Once upon a time a comparatively small town of about 5,000 inhabitants was the scene of riots that saw 90 people killed. That town was Oxford and the occasion was the famous fracas known as the St Scholastica’s Day Riot of 1355.

For many centuries, rioting — including bloodshed, looting and burning — was so frequent that it seems that violence was perpetually simmering away just beneath the surface of Oxford’s schizophrenic Town and Gown personality. As early as 1209, for instance, two clerics of the University were hanged after a student had killed a woman, either intentionally or accidentally; and several of their colleagues — the begowned hoodies of their day — fled to Cambridge where another university may or may not have already been founded, in order to escape further revenge from townsmen.

In 1238, the papal legate was forced to flee to Wallingford from Osney, and his brother was killed, in a riot there; and more trouble erupted in 1248, 1263, and 1272, with death on both sides. But the Crown usually sided with Gown after each outbreak of violence, and gradually the authority of the University’s Chancellor became stronger and that of the town’s mayor proportionately weaker.

In 1290, the Mayor complained to Edward I of the Chancellor’s autocratic rule, but the king reaffirmed the University’s right to try all crimes in which students or academics were involved, except murder and mayhem.

In 1335, scholars again felt that Oxford was too hot for them, and many again fled away, this time to Stamford in Lincolnshire. But Edward III ordered them back and gave them further rights and privileges in the town.
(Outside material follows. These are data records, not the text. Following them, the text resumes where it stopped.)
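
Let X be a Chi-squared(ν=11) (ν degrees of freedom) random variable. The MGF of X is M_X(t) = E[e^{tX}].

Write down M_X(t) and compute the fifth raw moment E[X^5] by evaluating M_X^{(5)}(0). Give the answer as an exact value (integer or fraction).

E[X^5] = M′′′′′(0) = 692835

M_X(t) = (1 - 2*t)^(-11/2)
M′(t) = 11/(64*t^6*√(1 - 2*t) - 192*t^5*√(1 - 2*t) + 240*t^4*√(1 - 2*t) - 160*t^3*√(1 - 2*t) + 60*t^2*√(1 - 2*t) - 12*t*√(1 - 2*t) + √(1 - 2*t))
M′′(t) = -143/(128*t^7*√(1 - 2*t) - 448*t^6*√(1 - 2*t) + 672*t^5*√(1 - 2*t) - 560*t^4*√(1 - 2*t) + 280*t^3*√(1 - 2*t) - 84*t^2*√(1 - 2*t) + 14*t*√(1 - 2*t) - √(1 - 2*t))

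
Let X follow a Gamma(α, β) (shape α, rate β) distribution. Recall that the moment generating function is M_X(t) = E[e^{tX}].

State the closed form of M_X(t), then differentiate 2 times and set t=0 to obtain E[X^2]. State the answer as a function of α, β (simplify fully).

E[X^2] = D^2[M](0) = α*(α + 1)/β^2

M_X(t) = (β/(β - t))^α
D^2[M](t) = (α^2*β^α*(1/(β - t))^α + α*β^α*(1/(β - t))^α)/(β^2 - 2*β*t + t^2)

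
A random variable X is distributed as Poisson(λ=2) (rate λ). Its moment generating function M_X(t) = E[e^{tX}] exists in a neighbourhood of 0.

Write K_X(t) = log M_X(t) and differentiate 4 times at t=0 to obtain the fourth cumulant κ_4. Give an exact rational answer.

M_X(t) = e^(2*e^(t) - 2)
K_X(t) = log M_X(t) = 2*e^(t) - 2
dK/dt = 2*e^(t)
d^2K/dt^2 = 2*e^(t)
d^3K/dt^3 = 2*e^(t)
d^4K/dt^4 = 2*e^(t)

κ_4 = d^4K/dt^4 |_{t=0} = 2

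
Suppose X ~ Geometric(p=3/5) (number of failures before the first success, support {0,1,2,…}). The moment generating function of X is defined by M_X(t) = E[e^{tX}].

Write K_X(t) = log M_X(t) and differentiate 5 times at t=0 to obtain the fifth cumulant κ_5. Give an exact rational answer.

M_X(t) = 3/(5*(1 - 2*e^(t)/5))
K_X(t) = log M_X(t) = -log(1 - 2*e^(t)/5) - log(5) + log(3)
K′(t) = -2*e^(t)/(2*e^(t) - 5)
K′′(t) = 10*e^(t)/(4*e^(2*t) - 20*e^(t) + 25)
K′′′(t) = (-20*e^(2*t) - 50*e^(t))/(8*e^(3*t) - 60*e^(2*t) + 150*e^(t) - 125)
K′′′′(t) = (40*e^(3*t) + 400*e^(2*t) + 250*e^(t))/(16*e^(4*t) - 160*e^(3*t) + 600*e^(2*t) - 1000*e^(t) + 625)
K′′′′′(t) = (-80*e^(4*t) - 2200*e^(3*t) - 5500*e^(2*t) - 1250*e^(t))/(32*e^(5*t) - 400*e^(4*t) + 2000*e^(3*t) - 5000*e^(2*t) + 6250*e^(t) - 3125)

κ_5 = K′′′′′(0) = 3010/81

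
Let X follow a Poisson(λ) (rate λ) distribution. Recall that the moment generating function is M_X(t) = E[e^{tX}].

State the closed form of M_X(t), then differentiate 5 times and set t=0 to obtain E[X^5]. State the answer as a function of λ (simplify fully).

E[X^5] = d^5M/dt^5 |_{t=0} = λ*(λ^4 + 10*λ^3 + 25*λ^2 + 15*λ + 1)

M_X(t) = e^(λ*(e^(t) - 1))
dM/dt = λ*e^(-λ)*e^(t)*e^(λ*e^(t))
d^2M/dt^2 = (λ^2*e^(2*t)*e^(λ*e^(t)) + λ*e^(t)*e^(λ*e^(t)))*e^(-λ)
d^3M/dt^3 = (λ^3*e^(3*t)*e^(λ*e^(t)) + 3*λ^2*e^(2*t)*e^(λ*e^(t)) + λ*e^(t)*e^(λ*e^(t)))*e^(-λ)
d^4M/dt^4 = (λ^4*e^(4*t)*e^(λ*e^(t)) + 6*λ^3*e^(3*t)*e^(λ*e^(t)) + 7*λ^2*e^(2*t)*e^(λ*e^(t)) + λ*e^(t)*e^(λ*e^(t)))*e^(-λ)
d^5M/dt^5 = (λ^5*e^(5*t)*e^(λ*e^(t)) + 10*λ^4*e^(4*t)*e^(λ*e^(t)) + 25*λ^3*e^(3*t)*e^(λ*e^(t)) + 15*λ^2*e^(2*t)*e^(λ*e^(t)) + λ*e^(t)*e^(λ*e^(t)))*e^(-λ)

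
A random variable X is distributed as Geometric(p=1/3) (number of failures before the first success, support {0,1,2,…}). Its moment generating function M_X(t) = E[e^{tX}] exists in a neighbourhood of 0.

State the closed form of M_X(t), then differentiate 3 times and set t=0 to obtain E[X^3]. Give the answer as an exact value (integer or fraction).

M_X(t) = 1/(3*(1 - 2*e^(t)/3))
M′(t) = 2*e^(t)/(4*e^(2*t) - 12*e^(t) + 9)
M′′(t) = (-4*e^(2*t) - 6*e^(t))/(8*e^(3*t) - 36*e^(2*t) + 54*e^(t) - 27)
M′′′(t) = (8*e^(3*t) + 48*e^(2*t) + 18*e^(t))/(16*e^(4*t) - 96*e^(3*t) + 216*e^(2*t) - 216*e^(t) + 81)

E[X^3] = M′′′(0) = 74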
But among things left behind in Stamford was the door knocker of Brasenose College. It was not returned to Oxford until 1890 when the college bought the house in which it had hung for 550 years. Now the bronze knocker, with a grotesque face in its design, is kept safely in the great hall of the college.

The knocker was important in the context of riots since any suspected wrongdoer being chased during a ‘hue and cry’ could claim sanctuary by holding on to the knocker — the face of which acquired the brazen nose after which the college is now named.
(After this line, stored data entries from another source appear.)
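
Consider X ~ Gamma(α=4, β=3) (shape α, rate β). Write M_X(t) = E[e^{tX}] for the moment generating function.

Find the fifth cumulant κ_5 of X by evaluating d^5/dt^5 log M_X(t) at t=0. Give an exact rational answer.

κ_5 = K′′′′′(0) = 32/81

M_X(t) = 81/(3 - t)^4
K_X(t) = log M_X(t) = -4*log(3 - t) + 4*log(3)
K′(t) = -4/(t - 3)
K′′(t) = 4/(t^2 - 6*t + 9)
K′′′(t) = -8/(t^3 - 9*t^2 + 27*t - 27)
K′′′′(t) = 24/(t^4 - 12*t^3 + 54*t^2 - 108*t + 81)
K′′′′′(t) = -96/(t^5 - 15*t^4 + 90*t^3 - 270*t^2 + 405*t - 243)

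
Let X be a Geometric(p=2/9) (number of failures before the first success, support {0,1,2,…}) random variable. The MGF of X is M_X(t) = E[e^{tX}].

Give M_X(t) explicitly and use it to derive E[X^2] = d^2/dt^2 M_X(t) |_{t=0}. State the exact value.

E[X^2] = D^2[M](0) = 28

M_X(t) = 2/(9*(1 - 7*e^(t)/9))
D^2[M](t) = (-98*e^(2*t) - 126*e^(t))/(343*e^(3*t) - 1323*e^(2*t) + 1701*e^(t) - 729)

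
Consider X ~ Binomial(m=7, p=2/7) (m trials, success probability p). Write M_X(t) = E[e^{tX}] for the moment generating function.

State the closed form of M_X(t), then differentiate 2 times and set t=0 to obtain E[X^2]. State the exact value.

M_X(t) = (2*e^(t)/7 + 5/7)^7
dM/dt = 128*e^(7*t)/117649 + 1920*e^(6*t)/117649 + 12000*e^(5*t)/117649 + 40000*e^(4*t)/117649 + 75000*e^(3*t)/117649 + 75000*e^(2*t)/117649 + 31250*e^(t)/117649
d^2M/dt^2 = 128*e^(7*t)/16807 + 11520*e^(6*t)/117649 + 60000*e^(5*t)/117649 + 160000*e^(4*t)/117649 + 225000*e^(3*t)/117649 + 150000*e^(2*t)/117649 + 31250*e^(t)/117649

E[X^2] = d^2M/dt^2 |_{t=0} = 38/7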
On the Gown side, resentment bubbled away about rents and the perceived high prices that tradesmen charged for food and (in particular) drink. Huge amounts of wine were at that time brought from Bordeaux, then an English possession, and in addition there were dozens of breweries in Oxford.

Drink sparked off the St Scholastica’s Day Riot that began on Tuesday, February 10, 1355, and continued for three days. Some students complained about the quality of the wine served at the Swyndlestock tavern, on the corner of Queen Street and St Aldates, and “snappish words” passed between them and the innkeeper — which ended with the students throwing the wine at the innkeeper’s head. In the scuffle that ensued the townsmen rang the bell of the town church of St Martin’s (at Carfax; now only the tower remains) to summon help, and the students rang the bell of the University church of St Mary to summon help on their side; and battle commenced. About 30 townsmen were killed and 63 gownsmen.
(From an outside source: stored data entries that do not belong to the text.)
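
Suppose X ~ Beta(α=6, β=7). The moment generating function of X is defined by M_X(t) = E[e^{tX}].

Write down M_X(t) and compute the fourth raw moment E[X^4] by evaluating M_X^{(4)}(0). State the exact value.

E[X^4] = d^4M/dt^4 |_{t=0} = 9/130

M_X(t) = ₁F₁(6; 13; t)
dM/dt = 6*₁F₁(7; 14; t)/13
d^2M/dt^2 = 3*₁F₁(8; 15; t)/13
d^3M/dt^3 = 8*₁F₁(9; 16; t)/65
d^4M/dt^4 = 9*₁F₁(10; 17; t)/130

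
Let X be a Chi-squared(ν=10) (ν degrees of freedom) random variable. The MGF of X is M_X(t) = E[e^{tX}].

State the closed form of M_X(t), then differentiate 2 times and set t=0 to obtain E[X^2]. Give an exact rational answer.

M_X(t) = (1 - 2*t)^(-5)
M^(2)(t) = -120/(128*t^7 - 448*t^6 + 672*t^5 - 560*t^4 + 280*t^3 - 84*t^2 + 14*t - 1)

E[X^2] = M^(2)(0) = 120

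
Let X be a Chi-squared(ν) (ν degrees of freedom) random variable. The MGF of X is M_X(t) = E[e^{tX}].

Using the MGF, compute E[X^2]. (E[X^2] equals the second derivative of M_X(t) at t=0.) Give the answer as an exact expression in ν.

E[X^2] = D^2[M](0) = ν*(ν + 2)

M_X(t) = (1 - 2*t)^(-ν/2)
D^2[M](t) = (ν^2 + 2*ν)/(4*t^2*(1 - 2*t)^(ν/2) - 4*t*(1 - 2*t)^(ν/2) + (1 - 2*t)^(ν/2))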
The mayor rode to Woodstock, where the king was residing, to seek his support, but to no avail. Indeed, the University’s privileges were extended. It was given powers to regulate the drink trade. Most humiliating of all, though, the Mayor and corporation were required to attend a mass at the University church every St Scholastica’s Day thereafter and to swear an oath to recognise the privileges of the University forever. They also had to pay the University 63 pence (5s 3d) each year, one penny for every scholar slain. The ritual continued until 1826 when the then Mayor simply refused to comply.

But that was by no means the end of town and gown riots in Oxford, which continued even into the 20th century, particularly on Guy Fawkes Night. In Cuthbert Bede’s 19th-century novel The Adventures of Verdant Green, students regarded St Scholastica’s Day as a splendid opportunity for a punch-up.